The retreat, day by day
What to expect at the retreat
A day-by-day walk through the four days. For founders who have been accepted, and for serious applicants gauging whether the format is right for them.
Day 1
Arrival, ideation, formation
Land. Pitch v1.
- Arrival + welcome dinner with the cohort and Inception team
- First-round pitch delivery to the full cohort — raw, unrehearsed, a baseline
- Small-group breakouts: what is the actual story you are telling investors
- Group formation around pitch-feedback pods that stay together through Day 3
Energizing and slightly destabilizing. You arrive with a deck you thought was good; you leave Day 1 knowing what is actually weak about it.
Day 2
Intensive building
Tear down. Rebuild.
- Morning: 1:1 advisor sessions — operators and investors with directly relevant experience
- Afternoon: working time, with pod feedback throughout
- Evening: founders-only dinner with informal cross-pollination
- Pitch v2 delivered late Day 2 — the structural rework is in
The most building-focused day. Many founders describe Day 2 as the inflection point — when the narrative starts to actually click.
Day 3
Pitch refinement, multiple rounds
Polish. Stress-test.
- Morning: rapid-fire pitch rounds with rotating advisor critique
- Mid-day: investor-perspective drills — what objections does this raise
- Afternoon: refinement and rest in equal measure (you will need both)
- Evening: alumni dinner — past cohort founders join, bringing pattern-matching from their own raises
Tighter, more practiced. By end of Day 3 the pitch is unrecognizable from where it started — in the right way.
Day 4
Demo Day
Deliver.
- Morning: final-version rehearsals and last advisor passes
- Afternoon: Demo Day with invited investors and operators in the room
- Post-Demo Day: investor conversations continue informally
- Closing dinner with the full cohort, advisors, and Inception team
The reason it all happened. The pitch you deliver on Day 4 is the one you will keep using to fundraise — sharper, tighter, and grounded in real feedback.
What to bring
- A current version of your pitch deck and any supporting one-pagers
- A working demo or product you can show in person
- A short, honest list of what is broken or unclear about your fundraise
- Notebook and laptop charger; the rest is taken care of
What not to do
- Do not over-rehearse before arrival — Day 1 is most useful when the pitch is fresh
- Do not skip the evenings — much of the value happens around dinner, not in sessions
- Do not treat this as a passive program — you get out what you put in
From past cohorts
How Kazuki turned a near-death experience into Glasp's thesis-driven fundraise — and what Inception Studio's retreat sharpened along the way.
Common questions
Can I bring my co-founder to the retreat?
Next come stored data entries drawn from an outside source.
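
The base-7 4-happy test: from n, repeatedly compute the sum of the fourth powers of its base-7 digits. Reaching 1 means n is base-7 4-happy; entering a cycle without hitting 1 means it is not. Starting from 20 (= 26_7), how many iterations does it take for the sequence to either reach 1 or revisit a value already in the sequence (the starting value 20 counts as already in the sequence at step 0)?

20 = (2,6)_7 → 2⁴ + 6⁴ = 1312
1312 = (3,5,5,3)_7 → 3⁴ + 5⁴ + 5⁴ + 3⁴ = 1412
1412 = (4,0,5,5)_7 → 4⁴ + 0⁴ + 5⁴ + 5⁴ = 1506
1506 = (4,2,5,1)_7 → 4⁴ + 2⁴ + 5⁴ + 1⁴ = 898
898 = (2,4,2,2)_7 → 2⁴ + 4⁴ + 2⁴ + 2⁴ = 304
304 = (6,1,3)_7 → 6⁴ + 1⁴ + 3⁴ = 1378
1378 = (4,0,0,6)_7 → 4⁴ + 0⁴ + 0⁴ + 6⁴ = 1552
1552 = (4,3,4,5)_7 → 4⁴ + 3⁴ + 4⁴ + 5⁴ = 1218
1218 = (3,3,6,0)_7 → 3⁴ + 3⁴ + 6⁴ + 0⁴ = 1458
1458 = (4,1,5,2)_7 → 4⁴ + 1⁴ + 5⁴ + 2⁴ = 898  — 898 repeats.
That took 10 steps.

10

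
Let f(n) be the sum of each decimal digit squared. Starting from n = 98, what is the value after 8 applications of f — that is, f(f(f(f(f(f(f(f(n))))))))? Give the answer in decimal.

98 → 9² + 8² = 81 + 64 = 145
145 → 1² + 4² + 5² = 1 + 16 + 25 = 42
42 → 4² + 2² = 16 + 4 = 20
20 → 2² + 0² = 4 + 0 = 4
4 → 4² = 16
16 → 1² + 6² = 1 + 36 = 37
37 → 3² + 7² = 9 + 49 = 58
58 → 5² + 8² = 25 + 64 = 89

89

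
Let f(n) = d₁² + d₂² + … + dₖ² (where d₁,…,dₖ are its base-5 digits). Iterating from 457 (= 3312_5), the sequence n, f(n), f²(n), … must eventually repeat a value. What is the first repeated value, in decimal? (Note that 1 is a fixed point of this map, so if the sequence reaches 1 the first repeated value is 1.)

457 = (3,3,1,2)_5 → 3² + 3² + 1² + 2² = 9 + 9 + 1 + 4 = 23
23 = (4,3)_5 → 4² + 3² = 16 + 9 = 25
25 = (1,0,0)_5 → 1² + 0² + 0² = 1 + 0 + 0 = 1  — reached the fixed point 1.
1 → 1, so 1 is the first repeated value.

1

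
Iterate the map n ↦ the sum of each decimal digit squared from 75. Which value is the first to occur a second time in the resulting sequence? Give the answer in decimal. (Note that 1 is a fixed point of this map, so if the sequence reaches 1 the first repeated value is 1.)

37

75 → 7² + 5² = 74
74 → 7² + 4² = 65
65 → 6² + 5² = 61
61 → 6² + 1² = 37
37 → 3² + 7² = 58
58 → 5² + 8² = 89
89 → 8² + 9² = 145
145 → 1² + 4² + 5² = 42
42 → 4² + 2² = 20
20 → 2² + 0² = 4
4 → 4² = 16
16 → 1² + 6² = 37  — 37 already appeared earlier.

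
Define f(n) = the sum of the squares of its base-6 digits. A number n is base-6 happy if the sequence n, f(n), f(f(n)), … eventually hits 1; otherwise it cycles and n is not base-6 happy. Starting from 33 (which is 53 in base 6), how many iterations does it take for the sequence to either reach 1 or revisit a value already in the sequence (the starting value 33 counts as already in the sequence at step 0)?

10

33 = (5,3)_6 → 5² + 3² = 34
34 = (5,4)_6 → 5² + 4² = 41
41 = (1,0,5)_6 → 1² + 0² + 5² = 26
26 = (4,2)_6 → 4² + 2² = 20
20 = (3,2)_6 → 3² + 2² = 13
13 = (2,1)_6 → 2² + 1² = 5
5 = (5)_6 → 5² = 25
25 = (4,1)_6 → 4² + 1² = 17
17 = (2,5)_6 → 2² + 5² = 29
29 = (4,5)_6 → 4² + 5² = 41  — 41 repeats.
That took 10 steps.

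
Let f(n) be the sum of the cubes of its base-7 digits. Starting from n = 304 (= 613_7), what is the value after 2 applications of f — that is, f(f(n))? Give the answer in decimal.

496

304 = (6,1,3)_7 → 244
244 = (4,6,6)_7 → 496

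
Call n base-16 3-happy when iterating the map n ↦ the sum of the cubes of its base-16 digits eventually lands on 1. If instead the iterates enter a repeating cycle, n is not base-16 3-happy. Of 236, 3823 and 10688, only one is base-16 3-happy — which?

3823

236: 236 → 4472 → 857 → 881 → 371 → 371  — repeats 371 (not base-16 3-happy)
3823: 3823 → 8863 → 4120 → 514 → 16 → 1  — reaches 1 (base-16 3-happy)
10688: 10688 → 2465 → 1730 → 1952 → 1343 → 3527 → 4268 → 2729 → 2729  — repeats 2729 (not base-16 3-happy)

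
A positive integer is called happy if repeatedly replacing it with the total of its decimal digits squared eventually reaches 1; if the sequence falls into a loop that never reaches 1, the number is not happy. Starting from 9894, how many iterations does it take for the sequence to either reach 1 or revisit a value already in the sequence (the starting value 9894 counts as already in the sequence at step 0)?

9894 → 9² + 8² + 9² + 4² = 81 + 64 + 81 + 16 = 242
242 → 2² + 4² + 2² = 4 + 16 + 4 = 24
24 → 2² + 4² = 4 + 16 = 20
20 → 2² + 0² = 4 + 0 = 4
4 → 4² = 16
16 → 1² + 6² = 1 + 36 = 37
37 → 3² + 7² = 9 + 49 = 58
58 → 5² + 8² = 25 + 64 = 89
89 → 8² + 9² = 64 + 81 = 145
145 → 1² + 4² + 5² = 1 + 16 + 25 = 42
42 → 4² + 2² = 16 + 4 = 20  — 20 repeats.
That took 11 steps.

11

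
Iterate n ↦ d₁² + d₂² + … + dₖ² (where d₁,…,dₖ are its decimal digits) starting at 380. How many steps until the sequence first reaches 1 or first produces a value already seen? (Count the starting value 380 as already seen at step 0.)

380 → 3² + 8² + 0² = 73
73 → 7² + 3² = 58
58 → 5² + 8² = 89
89 → 8² + 9² = 145
145 → 1² + 4² + 5² = 42
42 → 4² + 2² = 20
20 → 2² + 0² = 4
4 → 4² = 16
16 → 1² + 6² = 37
37 → 3² + 7² = 58  — 58 repeats.
That took 10 steps.

10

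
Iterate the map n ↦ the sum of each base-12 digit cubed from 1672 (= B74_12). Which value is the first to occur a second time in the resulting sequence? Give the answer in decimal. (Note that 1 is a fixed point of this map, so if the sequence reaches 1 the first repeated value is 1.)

1672

1672 = (11,7,4)_12 → 11³ + 7³ + 4³ = 1738
1738 = (1,0,0,10)_12 → 1³ + 0³ + 0³ + 10³ = 1001
1001 = (6,11,5)_12 → 6³ + 11³ + 5³ = 1672  — 1672 already appeared earlier.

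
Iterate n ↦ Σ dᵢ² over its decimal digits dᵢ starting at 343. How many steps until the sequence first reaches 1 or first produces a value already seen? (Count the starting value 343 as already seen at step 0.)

343 → 3² + 4² + 3² = 9 + 16 + 9 = 34
34 → 3² + 4² = 9 + 16 = 25
25 → 2² + 5² = 4 + 25 = 29
29 → 2² + 9² = 4 + 81 = 85
85 → 8² + 5² = 64 + 25 = 89
89 → 8² + 9² = 64 + 81 = 145
145 → 1² + 4² + 5² = 1 + 16 + 25 = 42
42 → 4² + 2² = 16 + 4 = 20
20 → 2² + 0² = 4 + 0 = 4
4 → 4² = 16
16 → 1² + 6² = 1 + 36 = 37
37 → 3² + 7² = 9 + 49 = 58
58 → 5² + 8² = 25 + 64 = 89  — 89 repeats.
That took 13 steps.

13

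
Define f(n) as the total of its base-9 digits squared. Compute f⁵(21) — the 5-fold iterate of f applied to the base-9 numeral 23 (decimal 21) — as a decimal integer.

89

21 = (2,3)_9 → 2² + 3² = 4 + 9 = 13
13 = (1,4)_9 → 1² + 4² = 1 + 16 = 17
17 = (1,8)_9 → 1² + 8² = 1 + 64 = 65
65 = (7,2)_9 → 7² + 2² = 49 + 4 = 53
53 = (5,8)_9 → 5² + 8² = 25 + 64 = 89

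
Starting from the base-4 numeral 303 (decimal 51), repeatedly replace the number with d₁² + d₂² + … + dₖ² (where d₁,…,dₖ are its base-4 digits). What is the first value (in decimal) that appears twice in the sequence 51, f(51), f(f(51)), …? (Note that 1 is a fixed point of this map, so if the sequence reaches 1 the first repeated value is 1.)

51 = (3,0,3)_4 → 3² + 0² + 3² = 9 + 0 + 9 = 18
18 = (1,0,2)_4 → 1² + 0² + 2² = 1 + 0 + 4 = 5
5 = (1,1)_4 → 1² + 1² = 1 + 1 = 2
2 = (2)_4 → 2² = 4
4 = (1,0)_4 → 1² + 0² = 1 + 0 = 1  — reached the fixed point 1.
1 → 1, so 1 is the first repeated value.

1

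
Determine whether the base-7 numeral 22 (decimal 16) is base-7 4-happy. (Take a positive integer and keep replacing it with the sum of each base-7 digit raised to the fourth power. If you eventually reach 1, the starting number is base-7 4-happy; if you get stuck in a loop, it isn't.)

not base-7 4-happy

16 = (2,2)_7 → 2⁴ + 2⁴ = 16 + 16 = 32
32 = (4,4)_7 → 4⁴ + 4⁴ = 256 + 256 = 512
512 = (1,3,3,1)_7 → 1⁴ + 3⁴ + 3⁴ + 1⁴ = 1 + 81 + 81 + 1 = 164
164 = (3,2,3)_7 → 3⁴ + 2⁴ + 3⁴ = 81 + 16 + 81 = 178
178 = (3,4,3)_7 → 3⁴ + 4⁴ + 3⁴ = 81 + 256 + 81 = 418
418 = (1,1,3,5)_7 → 1⁴ + 1⁴ + 3⁴ + 5⁴ = 1 + 1 + 81 + 625 = 708
708 = (2,0,3,1)_7 → 2⁴ + 0⁴ + 3⁴ + 1⁴ = 16 + 0 + 81 + 1 = 98
98 = (2,0,0)_7 → 2⁴ + 0⁴ + 0⁴ = 16 + 0 + 0 = 16  — 16 already seen; the sequence cycles without reaching 1.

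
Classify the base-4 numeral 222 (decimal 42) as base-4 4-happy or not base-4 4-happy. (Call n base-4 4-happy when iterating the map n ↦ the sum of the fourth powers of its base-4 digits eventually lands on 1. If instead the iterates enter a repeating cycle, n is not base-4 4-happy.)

not base-4 4-happy

42 = (2,2,2)_4 → 2⁴ + 2⁴ + 2⁴ = 16 + 16 + 16 = 48
48 = (3,0,0)_4 → 3⁴ + 0⁴ + 0⁴ = 81 + 0 + 0 = 81
81 = (1,1,0,1)_4 → 1⁴ + 1⁴ + 0⁴ + 1⁴ = 1 + 1 + 0 + 1 = 3
3 = (3)_4 → 3⁴ = 81  — 81 already seen; the sequence cycles without reaching 1.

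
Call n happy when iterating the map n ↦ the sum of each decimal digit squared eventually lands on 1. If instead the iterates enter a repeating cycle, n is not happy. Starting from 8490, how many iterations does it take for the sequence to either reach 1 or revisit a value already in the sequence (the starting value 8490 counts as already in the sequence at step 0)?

12

8490 → 161
161 → 38
38 → 73
73 → 58
58 → 89
89 → 145
145 → 42
42 → 20
20 → 4
4 → 16
16 → 37
37 → 58  — 58 repeats.
That took 12 steps.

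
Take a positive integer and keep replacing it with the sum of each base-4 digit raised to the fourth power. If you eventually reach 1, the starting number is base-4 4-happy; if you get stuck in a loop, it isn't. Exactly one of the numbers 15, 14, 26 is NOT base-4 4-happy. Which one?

15: 15 → 162 → 48 → 81 → 3 → 81  — repeats 81 (not base-4 4-happy)
14: 14 → 97 → 18 → 17 → 2 → 16 → 1  — reaches 1 (base-4 4-happy)
26: 26 → 33 → 17 → 2 → 16 → 1  — reaches 1 (base-4 4-happy)

15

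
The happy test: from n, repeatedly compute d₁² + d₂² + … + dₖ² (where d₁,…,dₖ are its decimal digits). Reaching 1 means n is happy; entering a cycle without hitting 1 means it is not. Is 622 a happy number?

happy

622 → 6² + 2² + 2² = 36 + 4 + 4 = 44
44 → 4² + 4² = 16 + 16 = 32
32 → 3² + 2² = 9 + 4 = 13
13 → 1² + 3² = 1 + 9 = 10
10 → 1² + 0² = 1 + 0 = 1  — reached 1.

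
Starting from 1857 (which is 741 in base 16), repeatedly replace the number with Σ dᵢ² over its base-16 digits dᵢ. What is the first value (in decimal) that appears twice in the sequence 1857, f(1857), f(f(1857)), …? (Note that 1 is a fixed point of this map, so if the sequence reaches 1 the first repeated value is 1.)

1

1857 = (7,4,1)_16 → 7² + 4² + 1² = 49 + 16 + 1 = 66
66 = (4,2)_16 → 4² + 2² = 16 + 4 = 20
20 = (1,4)_16 → 1² + 4² = 1 + 16 = 17
17 = (1,1)_16 → 1² + 1² = 1 + 1 = 2
2 = (2)_16 → 2² = 4
4 = (4)_16 → 4² = 16
16 = (1,0)_16 → 1² + 0² = 1 + 0 = 1  — reached the fixed point 1.
1 → 1, so 1 is the first repeated value.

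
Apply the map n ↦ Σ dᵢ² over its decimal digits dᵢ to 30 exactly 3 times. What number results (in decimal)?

30 → 3² + 0² = 9 + 0 = 9
9 → 9² = 81
81 → 8² + 1² = 64 + 1 = 65

65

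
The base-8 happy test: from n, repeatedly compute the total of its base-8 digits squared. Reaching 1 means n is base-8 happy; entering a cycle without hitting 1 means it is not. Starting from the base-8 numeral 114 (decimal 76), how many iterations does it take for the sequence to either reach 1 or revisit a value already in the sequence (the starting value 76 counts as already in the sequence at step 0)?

3

76 = (1,1,4)_8 → 1² + 1² + 4² = 1 + 1 + 16 = 18
18 = (2,2)_8 → 2² + 2² = 4 + 4 = 8
8 = (1,0)_8 → 1² + 0² = 1 + 0 = 1  — reached 1.
That took 3 steps.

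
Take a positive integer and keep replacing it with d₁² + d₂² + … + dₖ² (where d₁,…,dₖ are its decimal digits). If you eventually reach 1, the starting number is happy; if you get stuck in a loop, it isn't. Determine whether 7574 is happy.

happy

7574 → 7² + 5² + 7² + 4² = 139
139 → 1² + 3² + 9² = 91
91 → 9² + 1² = 82
82 → 8² + 2² = 68
68 → 6² + 8² = 100
100 → 1² + 0² + 0² = 1  — reached 1.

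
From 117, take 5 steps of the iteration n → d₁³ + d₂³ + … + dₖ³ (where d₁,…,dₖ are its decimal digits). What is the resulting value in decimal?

117 → 345
345 → 216
216 → 225
225 → 141
141 → 66

66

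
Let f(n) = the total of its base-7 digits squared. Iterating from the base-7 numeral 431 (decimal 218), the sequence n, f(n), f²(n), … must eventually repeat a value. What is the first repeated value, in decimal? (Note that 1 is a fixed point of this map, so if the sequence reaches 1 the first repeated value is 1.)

10

218 = (4,3,1)_7 → 26
26 = (3,5)_7 → 34
34 = (4,6)_7 → 52
52 = (1,0,3)_7 → 10
10 = (1,3)_7 → 10  — 10 already appeared earlier.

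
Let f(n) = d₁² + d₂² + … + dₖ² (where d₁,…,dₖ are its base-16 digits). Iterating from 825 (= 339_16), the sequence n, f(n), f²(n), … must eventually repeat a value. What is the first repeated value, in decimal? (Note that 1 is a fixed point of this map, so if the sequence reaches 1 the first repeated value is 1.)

825 = (3,3,9)_16 → 3² + 3² + 9² = 9 + 9 + 81 = 99
99 = (6,3)_16 → 6² + 3² = 36 + 9 = 45
45 = (2,13)_16 → 2² + 13² = 4 + 169 = 173
173 = (10,13)_16 → 10² + 13² = 100 + 169 = 269
269 = (1,0,13)_16 → 1² + 0² + 13² = 1 + 0 + 169 = 170
170 = (10,10)_16 → 10² + 10² = 100 + 100 = 200
200 = (12,8)_16 → 12² + 8² = 144 + 64 = 208
208 = (13,0)_16 → 13² + 0² = 169 + 0 = 169
169 = (10,9)_16 → 10² + 9² = 100 + 81 = 181
181 = (11,5)_16 → 11² + 5² = 121 + 25 = 146
146 = (9,2)_16 → 9² + 2² = 81 + 4 = 85
85 = (5,5)_16 → 5² + 5² = 25 + 25 = 50
50 = (3,2)_16 → 3² + 2² = 9 + 4 = 13
13 = (13)_16 → 13² = 169  — 169 already appeared earlier.

169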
Yes. Co-founders attend together when both are on the founding team. The retreat is built for founding teams, not solo participants only.
Is there pre-work before I arrive?
A short prep brief: current pitch deck, list of the questions you most want help with, and a short summary of where you are in the fundraise. The point of the prep is to make Day 1 productive, not to over-rehearse.
What is the typical pace?
Intense. Mornings are structured (advisor sessions, group critique). Afternoons are mixed coaching + working time. Evenings are dinners with advisors, peers, and visiting operators. Sleep is real but not abundant.
What happens on Day 4 / Demo Day?
A refined version of your pitch in front of an invited audience of investors and operators. After Demo Day, alumni dinner and informal follow-up conversations continue into the evening.